By the time I finished mashing those potatoes, I was a new woman (so new, in fact, that I didn’t get this blog written until over 3 hours later because I was relaxing and enjoying my evening with my husband, with barely a thought about my wreck or sickness!!). God is an amazing answerer of our Prayers. He is always there when we need Him the most, and especially when we are so consumed with our immediate circumstances that we lose perspective on how small they really are.

However, they are still circumstances, so I’m headed upstairs to sneak into Ali’s room and make sure that there are no foul odors coming from her diaper.

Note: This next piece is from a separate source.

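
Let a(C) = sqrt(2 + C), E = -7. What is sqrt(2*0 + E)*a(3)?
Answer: I*sqrt(35) ≈ 5.9161*I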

But I shall be full of joy as I do it! ;)

3 thoughts on “Therapy

  1. When I made you write about your bad days when you were a kid, THAT is the perspective that I wanted you to learn!

  2. I have been struggling with all these same feelings (I've had like a bad day that will never end:)) and have come to some of the same realizations. I keep thinking the same thing, every time I get "woe is me" I think of Jessica & McKaylee and how she has been dealing with her illness for months now. It really helps you to put things in perspective.

    Anywyas, I'm so sorry that ya'll have been sick and am praying that today will be a much better day:)

  3. Wow thanks for the perspective. I will admit that even though I hate it I tend to whine when I have a bad day, your realizations have really made me think about how good I really do have it. I also tend to forget that God is in charge so that was a nice reminder.